La justice française appelée à juger le calvaire d’une Marocaine

22 mai 2025 - 07h00 - France - Ecrit par : P. A

Yasmine Tellal est une Marocaine qui a été exploitée et a subi des violences dans les champs du sud de la France. Elle se bat depuis sept ans pour obtenir justice. Le procès en appel de son ex-employeur s’ouvre ce jeudi devant le tribunal d’Avignon.
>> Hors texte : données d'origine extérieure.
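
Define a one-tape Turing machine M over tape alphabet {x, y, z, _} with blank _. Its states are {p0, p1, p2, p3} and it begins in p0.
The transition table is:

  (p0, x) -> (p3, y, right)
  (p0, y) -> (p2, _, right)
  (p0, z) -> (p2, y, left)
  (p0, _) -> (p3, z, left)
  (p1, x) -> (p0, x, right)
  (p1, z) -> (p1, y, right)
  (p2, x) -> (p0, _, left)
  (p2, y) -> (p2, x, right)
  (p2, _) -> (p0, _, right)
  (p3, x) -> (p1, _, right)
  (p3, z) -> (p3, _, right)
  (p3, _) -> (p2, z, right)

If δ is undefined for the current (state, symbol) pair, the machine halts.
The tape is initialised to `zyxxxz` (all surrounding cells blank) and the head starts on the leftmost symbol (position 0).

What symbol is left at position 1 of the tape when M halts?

x

p0 | _[z]yxxxz___   read z → write y, move left, go to p2
p2 | [_]yyxxxz___   read _ → write _, move right, go to p0
p0 | _[y]yxxxz___   read y → write _, move right, go to p2
p2 | __[y]xxxz___   read y → write x, move right, go to p2
p2 | __x[x]xxz___   read x → write _, move left, go to p0
p0 | __[x]_xxz___   read x → write y, move right, go to p3
p3 | __y[_]xxz___   read _ → write z, move right, go to p2
p2 | __yz[x]xz___   read x → write _, move left, go to p0
p0 | __y[z]_xz___   read z → write y, move left, go to p2
p2 | __[y]y_xz___   read y → write x, move right, go to p2
p2 | __x[y]_xz___   read y → write x, move right, go to p2
p2 | __xx[_]xz___   read _ → write _, move right, go to p0
p0 | __xx_[x]z___   read x → write y, move right, go to p3
p3 | __xx_y[z]___   read z → write _, move right, go to p3
p3 | __xx_y_[_]__   read _ → write z, move right, go to p2
p2 | __xx_y_z[_]_   read _ → write _, move right, go to p0
p0 | __xx_y_z_[_]   read _ → write z, move left, go to p3
p3 | __xx_y_z[_]z   read _ → write z, move right, go to p2
p2 | __xx_y_zz[z]
Cell 1 holds x when M halts.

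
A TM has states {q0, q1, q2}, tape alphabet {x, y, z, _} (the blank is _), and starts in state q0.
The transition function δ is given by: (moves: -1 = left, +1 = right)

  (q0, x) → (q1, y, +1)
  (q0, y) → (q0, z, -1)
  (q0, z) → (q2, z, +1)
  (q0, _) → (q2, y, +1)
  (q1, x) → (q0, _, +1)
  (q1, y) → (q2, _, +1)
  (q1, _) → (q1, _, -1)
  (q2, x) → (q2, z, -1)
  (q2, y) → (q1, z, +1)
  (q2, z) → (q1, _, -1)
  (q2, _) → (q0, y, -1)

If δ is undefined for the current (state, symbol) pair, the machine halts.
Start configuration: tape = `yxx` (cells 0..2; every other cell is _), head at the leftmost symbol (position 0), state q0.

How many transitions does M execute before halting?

15

q0 | _[y]xx__   read y → write z, move -1, go to q0
q0 | [_]zxx__   read _ → write y, move +1, go to q2
q2 | y[z]xx__   read z → write _, move -1, go to q1
q1 | [y]_xx__   read y → write _, move +1, go to q2
q2 | _[_]xx__   read _ → write y, move -1, go to q0
q0 | [_]yxx__   read _ → write y, move +1, go to q2
q2 | y[y]xx__   read y → write z, move +1, go to q1
q1 | yz[x]x__   read x → write _, move +1, go to q0
q0 | yz_[x]__   read x → write y, move +1, go to q1
q1 | yz_y[_]_   read _ → write _, move -1, go to q1
q1 | yz_[y]__   read y → write _, move +1, go to q2
q2 | yz__[_]_   read _ → write y, move -1, go to q0
q0 | yz_[_]y_   read _ → write y, move +1, go to q2
q2 | yz_y[y]_   read y → write z, move +1, go to q1
q1 | yz_yz[_]   read _ → write _, move -1, go to q1
q1 | yz_y[z]_
M halts after 15 transitions.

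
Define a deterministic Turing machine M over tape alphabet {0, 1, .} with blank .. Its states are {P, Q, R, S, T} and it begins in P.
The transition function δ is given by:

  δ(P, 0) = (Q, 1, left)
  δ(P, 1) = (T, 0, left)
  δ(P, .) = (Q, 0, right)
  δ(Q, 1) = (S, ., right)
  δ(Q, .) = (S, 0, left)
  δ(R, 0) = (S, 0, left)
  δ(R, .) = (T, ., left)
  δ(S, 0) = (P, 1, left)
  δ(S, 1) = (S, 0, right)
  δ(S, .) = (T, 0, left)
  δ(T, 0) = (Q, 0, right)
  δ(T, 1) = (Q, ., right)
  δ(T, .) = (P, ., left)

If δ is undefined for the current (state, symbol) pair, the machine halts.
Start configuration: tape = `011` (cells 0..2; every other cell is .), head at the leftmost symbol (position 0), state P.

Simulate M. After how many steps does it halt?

23

P | .....[0]11.   read 0 → write 1, move left, go to Q
Q | ....[.]111.   read . → write 0, move left, go to S
S | ...[.]0111.   read . → write 0, move left, go to T
T | ..[.]00111.   read . → write ., move left, go to P
P | .[.].00111.   read . → write 0, move right, go to Q
Q | .0[.]00111.   read . → write 0, move left, go to S
S | .[0]000111.   read 0 → write 1, move left, go to P
P | [.]1000111.   read . → write 0, move right, go to Q
Q | 0[1]000111.   read 1 → write ., move right, go to S
S | 0.[0]00111.   read 0 → write 1, move left, go to P
P | 0[.]100111.   read . → write 0, move right, go to Q
Q | 00[1]00111.   read 1 → write ., move right, go to S
S | 00.[0]0111.   read 0 → write 1, move left, go to P
P | 00[.]10111.   read . → write 0, move right, go to Q
Q | 000[1]0111.   read 1 → write ., move right, go to S
S | 000.[0]111.   read 0 → write 1, move left, go to P
P | 000[.]1111.   read . → write 0, move right, go to Q
Q | 0000[1]111.   read 1 → write ., move right, go to S
S | 0000.[1]11.   read 1 → write 0, move right, go to S
S | 0000.0[1]1.   read 1 → write 0, move right, go to S
S | 0000.00[1].   read 1 → write 0, move right, go to S
S | 0000.000[.]   read . → write 0, move left, go to T
T | 0000.00[0]0   read 0 → write 0, move right, go to Q
Q | 0000.000[0]
M halts after 23 transitions.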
Arrivée du Maroc en Espagne à 14 ans, Yasmine avait travaillé dans le prêt-à-porter à Barcelone, puis aux îles Canaries où elle a été responsable d’un magasin. Avec la crise économique de 2008, sa vie bascule. Elle se retrouve au chômage. Un ami lui parle de Laboral Terra, une entreprise d’intérim basée à Murcie qui recrute des femmes pour aller travailler dans des exploitations agricoles du sud de la France. Après avoir échangé via WhatsApp avec les responsables de la société qui lui promettent un salaire intéressant et la rassurent que son transport vers la France, ainsi que son hébergement et sa restauration seront pris en charge sur place, Yasmine et une amie embarquent pour l’Hexagone « pour un an, pas, plus, histoire de se refaire un peu d’argent », relaie le journal l’Humanité.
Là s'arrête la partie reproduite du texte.